The multidisciplinary After Memory project, from Nathalia Lavigne, Lisa Deml and Víctor Fancelli Capdevila [2] reflects and experiments with memory unpacking, remembering and forgetting and its ambivalence in analog and digital formats and spaces. How is our organic memory is affected by social media, data storage and automation? And, at the same time, can the digital memory serve as a support for sustainable networks and collaborative ideas?

“This bears both challenges and chances, as practices of remembering and forgetting are reconfigured and their competences are transferred from institutional actors to civic initiatives and individuals. In turn, the role of museums and archives is also redefined, so that their collections no longer preside over a sovereign narration of the past, but constitute shared repositories for the future," the project notes.

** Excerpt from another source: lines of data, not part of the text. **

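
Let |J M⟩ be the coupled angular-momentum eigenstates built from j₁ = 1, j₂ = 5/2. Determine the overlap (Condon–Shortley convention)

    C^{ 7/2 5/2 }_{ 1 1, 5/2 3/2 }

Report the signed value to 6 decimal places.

triangle: 0!×2!×5!/8! = 240/40320
(j±m)!: 2!×0!×4!×1!×6!×1! = 34560
prefactor² = (2J+1)×Δ×N² = 11520/7
  k=0: +1/(0!×0!×0!×4!×2!×1!) = 1/48
Σ = 1/48  ⇒  CG² = 11520/7×1/48² = 5/7
CG = +√(5/7) = +0.845154

+√(5/7) = +0.845154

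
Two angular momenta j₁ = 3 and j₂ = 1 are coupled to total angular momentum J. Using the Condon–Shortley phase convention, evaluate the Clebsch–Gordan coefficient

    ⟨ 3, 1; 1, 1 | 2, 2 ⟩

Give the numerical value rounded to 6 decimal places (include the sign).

+√(1/21) ≈ +0.218218

j₁+j₂−J=2  J+j₁−j₂=4  J−j₁+j₂=0  j₁+j₂+J+1=7
(j₁±m₁, j₂±m₂, J±M) = (4,2,2,0,4,0)
P² = 768/7
sum k=2..2:
  [2] +1/48 = 1/48
S = 1/48
C² = P²·S² = 1/21 ; C = +0.218218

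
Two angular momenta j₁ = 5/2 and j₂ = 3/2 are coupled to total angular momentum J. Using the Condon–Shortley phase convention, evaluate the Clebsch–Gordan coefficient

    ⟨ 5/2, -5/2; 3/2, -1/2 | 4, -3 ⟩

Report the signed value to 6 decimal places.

+0.612372

triangle: 0!×5!×3!/9! = 720/362880
(j±m)!: 0!×5!×1!×2!×1!×7! = 1209600
prefactor² = (2J+1)×Δ×N² = 21600
  k=0: +1/(0!×0!×5!×1!×0!×2!) = 1/240
Σ = 1/240  ⇒  CG² = 21600×1/240² = 3/8
CG = +√(3/8) = +0.612372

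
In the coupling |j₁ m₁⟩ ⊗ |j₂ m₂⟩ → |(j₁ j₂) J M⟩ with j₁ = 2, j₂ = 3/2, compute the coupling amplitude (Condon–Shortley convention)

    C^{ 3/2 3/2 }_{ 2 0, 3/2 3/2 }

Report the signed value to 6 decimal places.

triangle: 2!*2!*1!/6! = 4/720
(j±m)!: 2!*2!*3!*0!*3!*0! = 144
prefactor² = (2J+1)*Δ*N² = 16/5
  k=2: +1/(2!*0!*0!*1!*2!*0!) = 1/4
Σ = 1/4  ⇒  CG² = 16/5*1/4² = 1/5
CG = +√(1/5) = +0.447214

+√(1/5) = +0.447214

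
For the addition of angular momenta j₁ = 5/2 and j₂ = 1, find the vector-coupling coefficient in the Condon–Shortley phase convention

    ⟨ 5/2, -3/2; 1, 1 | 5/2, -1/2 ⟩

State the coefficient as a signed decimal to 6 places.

√[6·1!4!1!/7! · 1!4!2!0!2!3!] = √(576/35)
  +(−1)^1/∏(1,0,3,1,1,0)! = -1/6  (running -1/6)
⟨..|..⟩ = √(576/35)·(-1/6) = -0.676123

−√(16/35) = -0.676123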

5. The community network experience

On a more localised perspective, two examples of community networks were presented, the Phily Community Network and Ribeirão Grande/Terra Seca women-led community network. The LocNet initiative has supported policy and advocacy work in Brazil which aims at an enabling environment for community-centred connectivity iniatives.

Projects like the ones shared have in common a more holistic approach to the lack of connectivity problem, considering communities as agents of their own connectivity process. By fostering local capacity building, technological appropriation, the use of local labour and materials, and also techno-political discussions, communities can also play a role in governing their networks, both in terms of its infrastructure and content management.

To support the community autonomy, the Philly Community Network addresses tech literacy. They also value net neutrality principles and the belief that the internet should be provided free of throttling, zero-rating and the tracking and monetisation of user behaviour. 

At the Ribeirão Grande/Terra Seca Community Network, the women farmers are at the centre of network management and act as its guardians, managing its captive portal and users. Additionally, they have tested a DNS/IP manager, fostering a local approach to content exposure and optimising the network performance. 

While community networks do not offer a solution to all the complex discussions around platformisation of the internet and the increasing concentration of power on its infrastructures, they point to paths along which the autonomy of self-provision connectivity supports the power of local community over internet governance and last-mile infrastructure. While it is increasingly hard to perform daily tasks and access basic human rights without the internet, the response is not as simple as a “Yes” or a “No” to the internet, We need to look at how we can foster environments that support a more informed consent to what the internet has become and how to create local autonomy and governance over connectivity.

Bruna Zanolli and Nils Brock are Rhizomatica’s Innovation, Technology and Sustainability co-coordinators at the Local Networks Initiative. 

 

Notes

[1] Titles by Lovink include “Sad by Design”, “Stuck on the Platform”, “Extinction Internet” and “Platform Brutality”.

[2] A great side note on their website is that it was built with the awareness of its own digital footprint, using no proprietary software and hosting both the website and its code in Germany (respectively at Uberspace.de and Codeberg).